Es ist wichtig zu erkennen, dass die Bedrohungen, mit denen wir konfrontiert sind, Symptome einer chronischen kulturellen und spirituellen Krankheit sind. Dies betrifft uns alle, vor allem die 20 % von uns, die den Großteil des Reichtums der Welt verbrauchen. Diese Krise zwingt uns, ein anderes Zivilisationsparadigma zu entwerfen, denn das aktuelle ist zu zerstörerisch. Darüber schreiben wir oft in unseren Artikeln.
Krisenzeiten können auch schöpferische Zeiten sein, Zeiten, in denen neue Visionen und neue Gelegenheiten entstehen. Das chinesische Schriftzeichen für Krise, weiji, resultiert aus der Kombination der Schriftzeichen für Gefahr und Gelegenheit. Dies ist kein simpler Widerspruch oder Paradoxon; die tatsächlichen Gefahren zwingen uns, nach den tieferen Gründen zu suchen und Alternativen zu entwickeln, um die Gelegenheiten nicht zu versäumen.

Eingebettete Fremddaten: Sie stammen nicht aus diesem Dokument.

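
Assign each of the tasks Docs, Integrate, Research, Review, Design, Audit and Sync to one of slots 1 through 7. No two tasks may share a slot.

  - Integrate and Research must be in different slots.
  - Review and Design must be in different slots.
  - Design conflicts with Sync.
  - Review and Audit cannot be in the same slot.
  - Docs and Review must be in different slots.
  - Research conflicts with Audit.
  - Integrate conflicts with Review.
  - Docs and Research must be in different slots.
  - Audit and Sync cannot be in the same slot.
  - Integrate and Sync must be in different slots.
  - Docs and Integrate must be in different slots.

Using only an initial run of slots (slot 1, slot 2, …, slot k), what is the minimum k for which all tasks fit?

7 slots

With at most 1 per slot and 7 tasks, at least 7 slots are needed.
7 works (last occupied slot: 7): for example Sync=7; Research=3; Integrate=2; Review=4; Docs=1; Design=5; Audit=6.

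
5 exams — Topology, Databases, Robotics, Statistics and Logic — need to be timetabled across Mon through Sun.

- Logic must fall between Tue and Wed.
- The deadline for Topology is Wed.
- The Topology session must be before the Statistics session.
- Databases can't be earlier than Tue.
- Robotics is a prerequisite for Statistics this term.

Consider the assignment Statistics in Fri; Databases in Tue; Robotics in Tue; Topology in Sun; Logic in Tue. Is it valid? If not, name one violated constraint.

Invalid. The deadline for Topology is Wed.

Logic must fall between Tue and Wed — holds.
The Topology session must be before the Statistics session — violated.
The deadline for Topology is Wed — violated.
Robotics is a prerequisite for Statistics this term — holds.
Databases can't be earlier than Tue — holds.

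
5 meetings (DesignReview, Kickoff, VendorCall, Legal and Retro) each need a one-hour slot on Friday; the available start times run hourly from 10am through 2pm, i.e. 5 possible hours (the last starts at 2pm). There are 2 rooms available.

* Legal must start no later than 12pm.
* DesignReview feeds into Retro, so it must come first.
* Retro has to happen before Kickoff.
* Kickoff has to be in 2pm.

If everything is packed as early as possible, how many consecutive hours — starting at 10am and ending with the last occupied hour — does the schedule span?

The precedence chain requires at least 3 distinct hours.
With at most 2 per hour and 5 meetings, at least 3 hours are needed.
Kickoff can't be placed before 2pm — that is hour 5 counting from 10am — so the schedule must run through at least 5 hours.
5 works (last occupied hour: 2pm): for example Kickoff in 2pm; Legal in 10am; Retro in 11am; DesignReview in 10am; VendorCall in 11am.

5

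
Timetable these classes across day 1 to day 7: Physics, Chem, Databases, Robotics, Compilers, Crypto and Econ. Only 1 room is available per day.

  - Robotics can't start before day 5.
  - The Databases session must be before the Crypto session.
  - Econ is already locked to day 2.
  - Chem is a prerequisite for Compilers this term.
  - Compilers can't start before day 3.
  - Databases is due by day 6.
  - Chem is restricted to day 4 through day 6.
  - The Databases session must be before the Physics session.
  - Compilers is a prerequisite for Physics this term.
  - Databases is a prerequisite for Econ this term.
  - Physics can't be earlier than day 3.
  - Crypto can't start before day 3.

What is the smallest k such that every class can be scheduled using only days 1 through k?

The precedence chain requires at least 3 distinct days.
With at most 1 per day and 7 classes, at least 7 days are needed.
Propagating the time windows through the other constraints, Physics can't land before day 6, so the schedule must run through at least day 6.
7 works (last occupied day: day 7): for example Chem in day 4; Econ in day 2; Compilers in day 6; Crypto in day 3; Databases in day 1; Physics in day 7; Robotics in day 5.

7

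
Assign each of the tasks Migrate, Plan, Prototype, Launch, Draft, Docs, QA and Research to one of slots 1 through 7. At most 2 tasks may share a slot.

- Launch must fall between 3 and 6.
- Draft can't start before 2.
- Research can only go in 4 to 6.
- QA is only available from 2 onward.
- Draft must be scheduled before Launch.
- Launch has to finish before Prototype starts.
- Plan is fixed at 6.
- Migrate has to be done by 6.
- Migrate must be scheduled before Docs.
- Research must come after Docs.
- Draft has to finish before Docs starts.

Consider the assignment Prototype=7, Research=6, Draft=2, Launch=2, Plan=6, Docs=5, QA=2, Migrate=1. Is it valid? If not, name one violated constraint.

Research can only go in 4 to 6 — holds.
Migrate must be scheduled before Docs — holds.
Draft can't start before 2 — holds.
At most 2 tasks may share a slot — violated.
Plan is fixed at 6 — holds.
Draft has to finish before Docs starts — holds.
Launch must fall between 3 and 6 — violated.
Launch has to finish before Prototype starts — holds.
Research must come after Docs — holds.
Draft must be scheduled before Launch — violated.
QA is only available from 2 onward — holds.
Migrate has to be done by 6 — holds.

Invalid. Launch must fall between 3 and 6.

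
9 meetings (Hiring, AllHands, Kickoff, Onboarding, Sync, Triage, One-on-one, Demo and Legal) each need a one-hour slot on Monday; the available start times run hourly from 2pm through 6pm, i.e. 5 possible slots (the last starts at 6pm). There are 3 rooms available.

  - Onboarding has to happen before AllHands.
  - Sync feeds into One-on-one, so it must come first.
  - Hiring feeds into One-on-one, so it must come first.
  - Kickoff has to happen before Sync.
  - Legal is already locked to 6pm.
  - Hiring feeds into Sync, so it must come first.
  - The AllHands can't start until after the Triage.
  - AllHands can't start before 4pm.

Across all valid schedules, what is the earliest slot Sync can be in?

Precedence pushes Sync to at least 3pm; downstream work caps Sync at 5pm.
Sync at 3pm is achievable: Legal=6pm, Kickoff=2pm, AllHands=4pm, Triage=3pm, Onboarding=2pm, Hiring=2pm, One-on-one=4pm, Sync=3pm, Demo=3pm.

3pm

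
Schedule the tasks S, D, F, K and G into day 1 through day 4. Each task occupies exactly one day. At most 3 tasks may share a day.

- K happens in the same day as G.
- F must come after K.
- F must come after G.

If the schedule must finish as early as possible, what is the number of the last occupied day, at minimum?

day 2

The precedence chain requires at least 2 distinct days.
With at most 3 per day and 5 tasks, at least 2 days are needed.
2 works (last occupied day: day 2): for example G=day 1, K=day 1, F=day 2, S=day 1, D=day 2.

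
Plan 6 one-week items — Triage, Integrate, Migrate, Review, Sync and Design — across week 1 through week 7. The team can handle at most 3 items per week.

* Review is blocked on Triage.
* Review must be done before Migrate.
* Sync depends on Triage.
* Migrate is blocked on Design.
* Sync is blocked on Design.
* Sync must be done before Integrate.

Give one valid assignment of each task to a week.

Integrate=week 3; Migrate=week 3; Sync=week 2; Design=week 1; Triage=week 1; Review=week 2

Checking: Design(week 1) before Migrate(week 3); Review(week 2) before Migrate(week 3); Sync(week 2) before Integrate(week 3); Triage(week 1) before Sync(week 2); Triage(week 1) before Review(week 2); Design(week 1) before Sync(week 2); max 2 per week (cap 3).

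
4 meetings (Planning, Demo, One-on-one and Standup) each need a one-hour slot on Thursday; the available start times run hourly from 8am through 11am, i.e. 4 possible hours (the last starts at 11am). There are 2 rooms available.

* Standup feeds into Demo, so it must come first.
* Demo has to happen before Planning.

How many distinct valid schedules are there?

Splitting on Planning: it can be 10am (4), 11am (12). Listing each branch's schedules as (Demo, One-on-one, Standup):
Planning=10am: (9am,8am,8am) (9am,9am,8am) (9am,10am,8am) (9am,11am,8am) — 4.
Planning=11am: (9am,8am,8am) (9am,9am,8am) (9am,10am,8am) (9am,11am,8am) (10am,8am,8am) (10am,8am,9am) (10am,9am,8am) (10am,9am,9am) (10am,10am,8am) (10am,10am,9am) (10am,11am,8am) (10am,11am,9am) — 12.
Summing: 4 + 12 = 16.

16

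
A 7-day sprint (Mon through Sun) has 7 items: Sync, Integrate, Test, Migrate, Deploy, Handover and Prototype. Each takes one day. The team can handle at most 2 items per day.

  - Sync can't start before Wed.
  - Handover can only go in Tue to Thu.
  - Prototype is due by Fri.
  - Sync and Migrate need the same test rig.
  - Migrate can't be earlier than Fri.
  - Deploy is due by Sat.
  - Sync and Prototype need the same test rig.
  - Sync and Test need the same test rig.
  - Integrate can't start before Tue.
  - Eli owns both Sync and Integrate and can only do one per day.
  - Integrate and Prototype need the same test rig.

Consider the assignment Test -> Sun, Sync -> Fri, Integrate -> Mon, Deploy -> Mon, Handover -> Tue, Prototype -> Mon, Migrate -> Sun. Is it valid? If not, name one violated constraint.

Deploy is due by Sat — holds.
Sync and Migrate need the same test rig — holds.
Sync and Prototype need the same test rig — holds.
Sync and Test need the same test rig — holds.
Integrate and Prototype need the same test rig — violated.
Eli owns both Sync and Integrate and can only do one per day — holds.
Prototype is due by Fri — holds.
Handover can only go in Tue to Thu — holds.
Sync can't start before Wed — holds.
Integrate can't start before Tue — violated.
The team can handle at most 2 items per day — violated.
Migrate can't be earlier than Fri — holds.

Invalid. Integrate can't start before Tue.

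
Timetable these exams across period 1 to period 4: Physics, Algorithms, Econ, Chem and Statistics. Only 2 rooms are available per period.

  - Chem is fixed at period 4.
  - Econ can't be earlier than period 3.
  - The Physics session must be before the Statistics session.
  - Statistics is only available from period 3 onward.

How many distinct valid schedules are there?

20

Splitting on Physics: it can be period 1 (9), period 2 (9), period 3 (2). Listing each branch's schedules as (Algorithms, Econ, Chem, Statistics) by period number:
Physics=period 1: (1,3,4,3) (1,3,4,4) (1,4,4,3) (2,3,4,3) (2,3,4,4) (2,4,4,3) (3,3,4,4) (3,4,4,3) (4,3,4,3) — 9.
Physics=period 2: (1,3,4,3) (1,3,4,4) (1,4,4,3) (2,3,4,3) (2,3,4,4) (2,4,4,3) (3,3,4,4) (3,4,4,3) (4,3,4,3) — 9.
Physics=period 3: (1,3,4,4) (2,3,4,4) — 2.
Summing: 9 + 9 + 2 = 20.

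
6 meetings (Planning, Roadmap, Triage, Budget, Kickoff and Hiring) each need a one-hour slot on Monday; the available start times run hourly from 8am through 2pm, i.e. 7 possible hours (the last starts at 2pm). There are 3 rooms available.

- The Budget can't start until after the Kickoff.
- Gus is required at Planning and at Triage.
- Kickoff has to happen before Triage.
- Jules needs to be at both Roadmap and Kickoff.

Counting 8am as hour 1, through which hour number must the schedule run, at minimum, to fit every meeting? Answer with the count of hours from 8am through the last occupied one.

The precedence chain requires at least 2 distinct hours.
With at most 3 per hour and 6 meetings, at least 2 hours are needed.
2 works (last occupied hour: 9am): for example Budget=9am, Kickoff=8am, Hiring=8am, Triage=9am, Roadmap=9am, Planning=8am.

2 hours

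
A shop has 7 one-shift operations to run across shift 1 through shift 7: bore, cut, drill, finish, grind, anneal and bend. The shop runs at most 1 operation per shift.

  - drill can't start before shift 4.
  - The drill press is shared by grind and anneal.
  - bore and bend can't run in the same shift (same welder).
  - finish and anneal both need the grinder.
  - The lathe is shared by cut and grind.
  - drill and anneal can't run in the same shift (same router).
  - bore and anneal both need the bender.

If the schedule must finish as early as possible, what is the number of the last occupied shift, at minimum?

7

With at most 1 per shift and 7 operations, at least 7 shifts are needed.
drill can't be placed before shift 4, so the schedule must run through at least shift 4.
7 works (last occupied shift: shift 7): for example finish in shift 3, bend in shift 7, bore in shift 1, cut in shift 2, grind in shift 5, drill in shift 4, anneal in shift 6.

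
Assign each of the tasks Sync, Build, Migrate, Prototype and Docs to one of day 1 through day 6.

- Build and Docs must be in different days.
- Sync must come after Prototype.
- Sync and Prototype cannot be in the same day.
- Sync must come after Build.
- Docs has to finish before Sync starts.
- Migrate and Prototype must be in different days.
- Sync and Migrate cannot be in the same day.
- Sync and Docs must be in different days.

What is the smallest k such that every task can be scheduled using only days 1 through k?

The precedence chain requires at least 2 distinct days.
Could 2 days be enough, i.e. nothing placed later than day 2? No: Sync must come after Build (at day 1 or later) → {day 2}; Build must come before Sync (at day 2 or earlier) → {day 1}; Docs must come before Sync (at day 2 or earlier) → {day 1}; Docs can't share with Build (day 1) → nothing is left.
So 2 days is not enough.
3 works (last occupied day: day 3): for example Docs in day 2; Sync in day 3; Prototype in day 1; Migrate in day 2; Build in day 1.

3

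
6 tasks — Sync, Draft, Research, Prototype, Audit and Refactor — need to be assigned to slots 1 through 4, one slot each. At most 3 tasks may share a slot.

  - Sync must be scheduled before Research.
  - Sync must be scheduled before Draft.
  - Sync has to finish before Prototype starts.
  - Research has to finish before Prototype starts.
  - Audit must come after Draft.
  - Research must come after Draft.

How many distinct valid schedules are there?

8

Splitting on Audit: it can be 3 (4), 4 (4). Listing each branch's schedules as (Sync, Draft, Research, Prototype, Refactor):
Audit=3: (1,2,3,4,1) (1,2,3,4,2) (1,2,3,4,3) (1,2,3,4,4) — 4.
Audit=4: (1,2,3,4,1) (1,2,3,4,2) (1,2,3,4,3) (1,2,3,4,4) — 4.
Summing: 4 + 4 = 8.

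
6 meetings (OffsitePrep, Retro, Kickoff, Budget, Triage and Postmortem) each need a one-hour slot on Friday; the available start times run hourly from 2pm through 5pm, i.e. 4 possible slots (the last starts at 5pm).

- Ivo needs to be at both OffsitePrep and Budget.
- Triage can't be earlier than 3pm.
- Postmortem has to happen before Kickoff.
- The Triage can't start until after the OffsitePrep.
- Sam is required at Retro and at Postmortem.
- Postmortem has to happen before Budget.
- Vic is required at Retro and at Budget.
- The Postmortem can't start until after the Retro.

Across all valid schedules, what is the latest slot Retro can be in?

Downstream work caps Retro at 3pm.
Retro at 3pm is achievable: OffsitePrep=2pm; Postmortem=4pm; Kickoff=5pm; Retro=3pm; Triage=3pm; Budget=5pm.

3pm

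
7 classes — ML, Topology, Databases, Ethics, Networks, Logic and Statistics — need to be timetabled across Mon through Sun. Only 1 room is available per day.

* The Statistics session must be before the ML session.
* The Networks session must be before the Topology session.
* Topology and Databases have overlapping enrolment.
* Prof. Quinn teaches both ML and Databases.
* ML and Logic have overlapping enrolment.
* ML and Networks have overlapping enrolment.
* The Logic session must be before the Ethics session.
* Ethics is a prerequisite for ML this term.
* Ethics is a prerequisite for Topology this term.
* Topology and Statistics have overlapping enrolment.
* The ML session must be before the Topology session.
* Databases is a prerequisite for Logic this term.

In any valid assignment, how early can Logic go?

Tue

Precedence pushes Logic to at least Tue; downstream work caps Logic at Thu.
Logic at Tue is achievable: Ethics in Wed, Logic in Tue, Networks in Sat, Statistics in Thu, Topology in Sun, ML in Fri, Databases in Mon.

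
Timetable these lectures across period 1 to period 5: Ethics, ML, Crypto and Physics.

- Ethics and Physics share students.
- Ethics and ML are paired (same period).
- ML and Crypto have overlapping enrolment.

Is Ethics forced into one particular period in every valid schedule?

No

Ethics can be period 1 (e.g. Crypto=period 2, Ethics=period 1, ML=period 1, Physics=period 2) or period 2 (e.g. Physics -> period 1; Crypto -> period 1; ML -> period 2; Ethics -> period 2).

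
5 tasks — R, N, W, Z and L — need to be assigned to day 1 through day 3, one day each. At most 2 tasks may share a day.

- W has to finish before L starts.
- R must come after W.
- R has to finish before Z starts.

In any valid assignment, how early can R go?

day 2

Precedence pushes R to at least day 2; downstream work caps R at day 2.
R at day 2 is achievable: R -> day 2; N -> day 1; L -> day 2; W -> day 1; Z -> day 3.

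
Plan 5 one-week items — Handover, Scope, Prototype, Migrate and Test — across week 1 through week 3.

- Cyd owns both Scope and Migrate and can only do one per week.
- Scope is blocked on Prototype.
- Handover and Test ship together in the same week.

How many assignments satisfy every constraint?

18

Splitting on Handover: it can be week 1 (6), week 2 (6), week 3 (6). Listing each branch's schedules as (Scope, Prototype, Migrate, Test) by week number:
Handover=week 1: (2,1,1,1) (2,1,3,1) (3,1,1,1) (3,1,2,1) (3,2,1,1) (3,2,2,1) — 6.
Handover=week 2: (2,1,1,2) (2,1,3,2) (3,1,1,2) (3,1,2,2) (3,2,1,2) (3,2,2,2) — 6.
Handover=week 3: (2,1,1,3) (2,1,3,3) (3,1,1,3) (3,1,2,3) (3,2,1,3) (3,2,2,3) — 6.
Summing: 6 + 6 + 6 = 18.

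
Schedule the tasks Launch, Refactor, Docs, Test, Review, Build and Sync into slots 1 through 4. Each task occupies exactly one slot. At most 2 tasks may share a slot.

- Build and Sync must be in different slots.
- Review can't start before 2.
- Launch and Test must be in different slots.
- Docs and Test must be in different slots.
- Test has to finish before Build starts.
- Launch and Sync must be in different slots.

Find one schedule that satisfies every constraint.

Build=2, Sync=4, Refactor=1, Review=2, Test=1, Launch=3, Docs=3

Checking: Test(1) before Build(2); Launch(3) != Test(1); Build(2) != Sync(4); Docs(3) != Test(1); Launch(3) != Sync(4); Review=2 in [2,4]; max 2 per slot (cap 2).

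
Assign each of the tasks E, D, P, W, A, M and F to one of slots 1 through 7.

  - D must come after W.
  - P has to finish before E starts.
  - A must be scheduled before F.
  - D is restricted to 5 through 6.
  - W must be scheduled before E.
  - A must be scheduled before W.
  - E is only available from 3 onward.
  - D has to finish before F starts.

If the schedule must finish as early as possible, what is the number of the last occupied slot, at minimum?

6

The precedence chain requires at least 4 distinct slots.
Propagating the time windows through the other constraints, F can't land before 6, so the schedule must run through at least slot 6.
6 works (last occupied slot: 6): for example A -> 1; E -> 3; M -> 1; F -> 6; W -> 2; D -> 5; P -> 1.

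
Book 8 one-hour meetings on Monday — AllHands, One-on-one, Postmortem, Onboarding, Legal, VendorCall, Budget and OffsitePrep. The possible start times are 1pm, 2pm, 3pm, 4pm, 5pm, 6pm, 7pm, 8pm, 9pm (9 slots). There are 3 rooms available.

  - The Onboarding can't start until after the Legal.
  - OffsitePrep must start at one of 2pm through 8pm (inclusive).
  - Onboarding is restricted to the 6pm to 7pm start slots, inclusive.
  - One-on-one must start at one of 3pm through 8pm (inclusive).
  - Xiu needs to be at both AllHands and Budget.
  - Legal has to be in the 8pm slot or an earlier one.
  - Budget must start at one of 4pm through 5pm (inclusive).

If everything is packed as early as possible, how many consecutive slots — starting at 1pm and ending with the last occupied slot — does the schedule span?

6 slots

The precedence chain requires at least 2 distinct slots.
With at most 3 per slot and 8 meetings, at least 3 slots are needed.
Onboarding can't be placed before 6pm — that is slot 6 counting from 1pm — so the schedule must run through at least 6 slots.
6 works (last occupied slot: 6pm): for example Onboarding=6pm, OffsitePrep=2pm, Legal=1pm, Postmortem=1pm, Budget=4pm, VendorCall=2pm, One-on-one=3pm, AllHands=1pm.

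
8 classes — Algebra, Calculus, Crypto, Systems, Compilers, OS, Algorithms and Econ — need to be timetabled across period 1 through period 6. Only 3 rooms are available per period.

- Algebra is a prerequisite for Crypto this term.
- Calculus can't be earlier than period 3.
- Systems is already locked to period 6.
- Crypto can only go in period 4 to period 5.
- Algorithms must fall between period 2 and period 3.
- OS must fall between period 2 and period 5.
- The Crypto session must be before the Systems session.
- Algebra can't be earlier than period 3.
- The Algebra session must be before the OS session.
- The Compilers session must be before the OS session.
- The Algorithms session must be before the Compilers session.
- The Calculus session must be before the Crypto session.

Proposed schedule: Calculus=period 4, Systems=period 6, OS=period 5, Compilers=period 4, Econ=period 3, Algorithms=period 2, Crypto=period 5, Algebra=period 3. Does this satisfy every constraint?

Systems is already locked to period 6 — holds.
Calculus can't be earlier than period 3 — holds.
The Algorithms session must be before the Compilers session — holds.
Algebra is a prerequisite for Crypto this term — holds.
Algebra can't be earlier than period 3 — holds.
The Compilers session must be before the OS session — holds.
The Algebra session must be before the OS session — holds.
Algorithms must fall between period 2 and period 3 — holds.
The Calculus session must be before the Crypto session — holds.
Crypto can only go in period 4 to period 5 — holds.
OS must fall between period 2 and period 5 — holds.
Only 3 rooms are available per period — holds.
The Crypto session must be before the Systems session — holds.

Yes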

In unserer Kultur leitet sich das Wort Krise aus dem Sanskrit-Wort kri ab, das reinigen und aufdecken bedeutet. D. h. es geht um einen sehr schmerzhaften, aber überaus positiven Prozess der Reinigung unserer Sichtweise, der als eine Feuerprobe unserer ethisch-spirituellen Haltungen dient. Beide Bedeutungen, sowohl die chinesische als auch die aus dem Sanskrit, sind aufschlussreich.
Unsere Zeit
Wir müssen die Weisheitsquellen der zahlreichen Kulturen der Menschheit wieder aufgreifen. Manche sind althergebracht und werden uns durch diverse kulturelle und spirituelle Traditionen überliefert. Die Kategorie vom „guten Leben“ der Andenkulturen ist fundamental. Andere wiederum sind moderner, wie die tiefgreifende Ökologie, der Feminismus und der Öko-Feminismus, die transpersonale Psychologie und die neue Kosmologie, die sich von den komplexen Wissenschaften, der Astrophysik und den neuen Erkenntnissen über das Leben und die Erde herleitet.
Zum Abschluss ein Zitat von zwei bedeutenden nordamerikanischen Umweltschützerinnen und Erzieherinnen, Joanna Macy und Molly Young Brown: „Das außergewöhnlichste Charakteristikum dieses gegenwärtigen historischen Moments der Erde ist nicht, dass wir dabei sind, unseren Planeten zu zerstören, denn dies tun wir bereits seit langer Zeit, sondern dass wir beginnen, von einem tausend Jahre alten Traum erwachen zu einer neuen Art von Beziehung mit der Natur, mit dem Leben, mit der Erde, mit den anderen und mit uns selbst. Dieses neue Verständnis wird die Große Transformation, nach der wir uns so lange sehnen, ermöglichen.“ (Joanna Macy und Molly Young Brown, Nossa vida como Gaia, 2004, 37) Die Große Transformation wird kommen, durch die Gnade der Evolution und durch die Gnade Gottes.